Woman in Gold is a lush, visual masterpiece that effectively uses well-worn narrative devices to create an emotionally resonant story. Woman in Gold is about when Maria Altmann, a Jewish-Viennese refugee who moved to the US during WWII to escape the Holocaust, finally decides in her twilight years to reclaim her family’s property, which includes Gustav Klimt’s Portrait of Adele Bloch-Bauer I. The Nazis, in concert with the Austrian government, seized the property, but the Austrian government kept it long after the Nazis’ defeat. She enlists the help of a lawyer and family friend, who is the grandson of notable Jewish-Austrian refugees.
I normally hate movies that use the courtroom as a plot device to create resolution, but in this case, it happened and was necessary. Woman in Gold intersperses present scenes with flashbacks of the Altmann’s family’s glorious past and sudden encounter with cruelty, indignity and oppression. By juxtaposing the past with the present, Woman in Gold indicts the Austrian government for not immediately handing everything back and continuing a horrifying legacy except instead of being predominantly motivated by hate, it is still motivated by greed and nationalism. Austria erases Jewish identity by privileging the Austrian interpretation of events and administration of government and law.
Normally creating a character that wants to provide for his family is tedious-everyone wants to provide for their family. You’re not special. In Woman in Gold, it works because by creating another generation and becoming financially stable, it is another moment of success and survival that could have been eradicated ages ago. The only negative of that portrait was that I didn’t buy that he would not be more sensitive regarding why Maria would obviously not want to return to Vienna. I don’t care if my family is from the Caribbean, and I intellectually know that the Southern half of the US is not what it once was, I’m reluctant to go there.

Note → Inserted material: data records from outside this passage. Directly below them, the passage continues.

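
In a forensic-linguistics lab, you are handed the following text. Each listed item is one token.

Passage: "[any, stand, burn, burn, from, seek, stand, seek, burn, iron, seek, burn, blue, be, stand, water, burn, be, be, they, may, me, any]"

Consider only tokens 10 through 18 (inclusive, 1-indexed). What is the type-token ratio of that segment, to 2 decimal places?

0.78

Segment tokens 10–18: iron, seek, burn, blue, be, stand, water, burn, be
Segment N = 9, segment V = 7.
TTR = 7 / 9 = 0.78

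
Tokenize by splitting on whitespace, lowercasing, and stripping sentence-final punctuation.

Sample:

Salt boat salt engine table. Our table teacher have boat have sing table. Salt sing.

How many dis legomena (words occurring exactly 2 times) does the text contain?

Frequencies: salt:3, table:3, boat:2, have:2, sing:2, engine:1, our:1, teacher:1
Words with frequency 2: boat, have, sing

3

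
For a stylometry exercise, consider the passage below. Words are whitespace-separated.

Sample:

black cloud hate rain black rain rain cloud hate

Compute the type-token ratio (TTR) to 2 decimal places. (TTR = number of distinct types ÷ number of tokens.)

N = 9 tokens, V = 4 types.
TTR = V / N = 4 / 9 = 0.44

0.44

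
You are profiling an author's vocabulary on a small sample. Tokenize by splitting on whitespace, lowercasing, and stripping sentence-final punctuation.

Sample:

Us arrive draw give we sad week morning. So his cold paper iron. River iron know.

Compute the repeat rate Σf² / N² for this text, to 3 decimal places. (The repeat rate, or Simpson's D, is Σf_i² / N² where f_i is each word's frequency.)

0.070

Frequencies: iron:2, us:1, arrive:1, draw:1, give:1, we:1, sad:1, week:1, morning:1, so:1, his:1, cold:1, paper:1, river:1, know:1
Σf² = 18; N² = 256
Repeat rate = 18 / 256 = 0.070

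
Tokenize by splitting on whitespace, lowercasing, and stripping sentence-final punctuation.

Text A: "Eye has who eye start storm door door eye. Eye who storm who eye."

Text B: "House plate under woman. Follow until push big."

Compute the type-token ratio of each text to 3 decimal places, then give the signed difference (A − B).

-0.571

TTR(A) = 6/14 = 0.429
TTR(B) = 8/8 = 1.000
Difference = 0.429 − 1.000 = -0.571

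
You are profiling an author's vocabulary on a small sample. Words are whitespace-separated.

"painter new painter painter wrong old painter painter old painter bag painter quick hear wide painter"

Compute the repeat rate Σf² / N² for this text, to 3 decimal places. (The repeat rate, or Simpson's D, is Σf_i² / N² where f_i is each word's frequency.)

0.289

Frequencies: painter:8, old:2, new:1, wrong:1, bag:1, quick:1, hear:1, wide:1
Σf² = 74; N² = 256
Repeat rate = 74 / 256 = 0.289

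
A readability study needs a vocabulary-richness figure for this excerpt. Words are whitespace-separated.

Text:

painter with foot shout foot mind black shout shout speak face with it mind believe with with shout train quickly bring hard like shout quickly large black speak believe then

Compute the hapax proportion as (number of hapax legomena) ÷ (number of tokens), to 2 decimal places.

Frequencies: shout:5, with:4, foot:2, mind:2, black:2, speak:2, believe:2, quickly:2, painter:1, face:1, it:1, train:1, bring:1, hard:1, like:1, large:1, then:1
Hapax count = 9; token count = 30.
Ratio = 9 / 30 = 0.30

0.30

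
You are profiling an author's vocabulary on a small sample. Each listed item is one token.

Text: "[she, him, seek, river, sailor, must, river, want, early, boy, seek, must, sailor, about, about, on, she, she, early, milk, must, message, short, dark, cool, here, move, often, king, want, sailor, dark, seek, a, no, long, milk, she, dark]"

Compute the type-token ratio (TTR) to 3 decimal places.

N = 39 tokens, V = 23 types.
TTR = V / N = 23 / 39 = 0.590

0.590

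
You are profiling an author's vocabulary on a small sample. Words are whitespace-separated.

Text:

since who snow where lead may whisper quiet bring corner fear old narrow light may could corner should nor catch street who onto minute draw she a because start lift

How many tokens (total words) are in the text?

Tokens: since, who, snow, where, lead, may, whisper, quiet, bring, corner, fear, old, narrow, light, may, could, corner, should, nor, catch, street, who, onto, minute, draw, she, a, because, start, lift
N = 30

30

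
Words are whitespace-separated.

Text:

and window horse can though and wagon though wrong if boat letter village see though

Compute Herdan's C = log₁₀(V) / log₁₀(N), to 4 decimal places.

0.9176

N = 15, V = 12.
log₁₀(V) = 1.079181, log₁₀(N) = 1.176091
C = 1.079181 / 1.176091 = 0.9176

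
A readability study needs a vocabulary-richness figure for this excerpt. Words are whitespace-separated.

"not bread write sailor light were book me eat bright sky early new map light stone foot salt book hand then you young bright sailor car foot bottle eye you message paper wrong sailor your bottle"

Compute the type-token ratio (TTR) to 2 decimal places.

0.78

N = 36 tokens, V = 28 types.
TTR = V / N = 28 / 36 = 0.78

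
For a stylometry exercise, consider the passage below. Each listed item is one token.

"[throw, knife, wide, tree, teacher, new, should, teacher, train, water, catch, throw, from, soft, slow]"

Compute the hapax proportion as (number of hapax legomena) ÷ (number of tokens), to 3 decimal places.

Frequencies: throw:2, teacher:2, knife:1, wide:1, tree:1, new:1, should:1, train:1, water:1, catch:1, from:1, soft:1, slow:1
Hapax count = 11; token count = 15.
Ratio = 11 / 15 = 0.733

0.733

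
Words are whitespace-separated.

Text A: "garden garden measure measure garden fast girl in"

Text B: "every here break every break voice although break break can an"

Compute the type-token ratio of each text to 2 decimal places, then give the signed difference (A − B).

-0.01

TTR(A) = 5/8 = 0.63
TTR(B) = 7/11 = 0.64
Difference = 0.63 − 0.64 = -0.01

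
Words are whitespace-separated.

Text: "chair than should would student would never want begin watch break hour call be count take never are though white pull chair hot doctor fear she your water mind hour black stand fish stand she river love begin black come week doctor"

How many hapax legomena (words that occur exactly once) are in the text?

24

Frequencies: chair:2, would:2, never:2, begin:2, hour:2, doctor:2, she:2, black:2, stand:2, than:1, should:1, student:1, want:1, watch:1, break:1, call:1, be:1, count:1, take:1, are:1, … (13 more, each freq 1)
Hapax (freq=1): are, be, break, call, come, count, fear, fish, hot, love, mind, pull, river, should, student, take, than, though, want, watch, water, week, white, your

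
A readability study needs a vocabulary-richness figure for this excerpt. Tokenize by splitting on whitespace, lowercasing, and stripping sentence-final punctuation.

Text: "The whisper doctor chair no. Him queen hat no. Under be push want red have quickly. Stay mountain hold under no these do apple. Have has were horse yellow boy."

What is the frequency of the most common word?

Frequencies: no:3, under:2, have:2, the:1, whisper:1, doctor:1, chair:1, him:1, queen:1, hat:1, be:1, push:1, want:1, red:1, quickly:1, stay:1, mountain:1, hold:1, these:1, do:1, … (6 more, each freq 1)
Most common: 'no' with frequency 3.

3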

I understand that Woman in Gold is a drama based on a real story so some scenes may be exaggerated, but two scenes really affected me: first, when Maria and her husband receive casual and swift kindness from an anonymous woman hanging up her wet clothes on a clothesline in an alley and when the older Maria decides to walk alone in Vienna after she returns for the first time since she escaped and receives a casual and callous comment from an anonymous man. We never know the motivations of these characters, but their words and actions speak volumes.
Woman in Gold has a great cast. Helen Mirren is amazing as always, but Tatiana Maslany is one of the best and most versatile actresses of our time so I’m glad that she got a little mainstream exposure. While Ryan Reynolds did a great job, I’m a little disappointed that a Jewish actor didn’t get a chance to play the role of Randy Schoenberg. I love Katie Holmes, who basically gets to play the supportive and eternally pregnant wife, but our latest Catholic actress who escaped Scientology doesn’t get much to do here. I’d love to know if that frustrated the real Pamela Mayers-Schoenberg, who seems to be a notable Jewish artist and probably played a more pivotal role in her lawyer husband’s art education than simply being a cheerleader. I wanted more time to enjoy the brief, but excellent, elegant and haunting performance of Antje Traue as the titular character.
Woman in Gold is a must see for art lovers, history buffs or anyone who just likes to see a just, happy ending.